Как-то мне предложили непыльную работенку: составить компанию коту, хозяин которого улетал со своей невестой в Лондон на премьеру Королевского оперного театра. Требовалось: снять квартиру с сигнализации, накормить Фиокко, сменить содержимое его лотка и часика три-четыре просто посидеть перед телевизором. В одиночестве кот мог одичать. Квартира новейшая, на последнем этаже. Кроме обычных окон еще и окна в небо, они открывались-закрывались с помощью пульта. Квартиру окружала терраса, выйти на которую можно из любой комнаты. Так вот, в каждой двери специально для котяры были пробиты и оборудованы ходы с легко открывающимися-закрывающимися дверцами. Выйдет старый облезший кот подышать свежим воздухом, травки витаминизированной пощипать, на птичек полюбоваться и обратно домой.

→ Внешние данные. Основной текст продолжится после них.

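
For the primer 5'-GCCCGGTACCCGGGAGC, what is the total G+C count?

Scanning the sequence gives T=1, C=7, A=2, G=7.
Total G or C: 7 + 7 = 14

14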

Однажды (это уже другая история) пришла готовить обед для пожилого синьора. В мойке – кошачья посуда. Но не «миски для киски», а шикарные, в мелких розочках, тарелки от дорогого сервиза. Из этой фамильной роскоши кушает огромный рыжий кот. Точнее, у него нет индивидуальной посуды, вся посуда в семье – общая. Столетний синьор, слава богу, здоров, а вот у котика серьезные старческие проблемы: отказывают почки, плохо работает кишечник, его без конца рвет…
Еще в этой семье есть сын-холостяк. Спортивный интеллигентный мужчина лет пятидесяти. Спрашиваю деликатно у него:
– Может котику специальную посуду купить? Из той, что вы с папой кушаете, негигиенично как-то… Микробы, инфекция…
Хозяин аж побледнел:
– Вы так считаете?.. Это очень опасно? Кот может заразиться?..
Все съел мой сын эмануэль…
Моему подопечному – 97 лет. Но я не говорю ему «синьор» и на «Вы» не обращаюсь. Обычно кричу из столовой так: «Умберто, подъем! Кушать подано!» Он отбрасывает в сторону одеяло и «La stampa», хватает трость и напевая гимн итальянских коммунистов «Bandiera rossa» (а мне все слышится: бандьера русса!) быстренько так, топ-топ, сначала в ванную мыть руки, затем за стол. Настроение у него обычно прекрасное, аппетит замечательный и я, честно говоря, не понимала, зачем ему баданта, то есть помощница, хоть и на три часа в день, если он не больной, не калека, все может делать сам.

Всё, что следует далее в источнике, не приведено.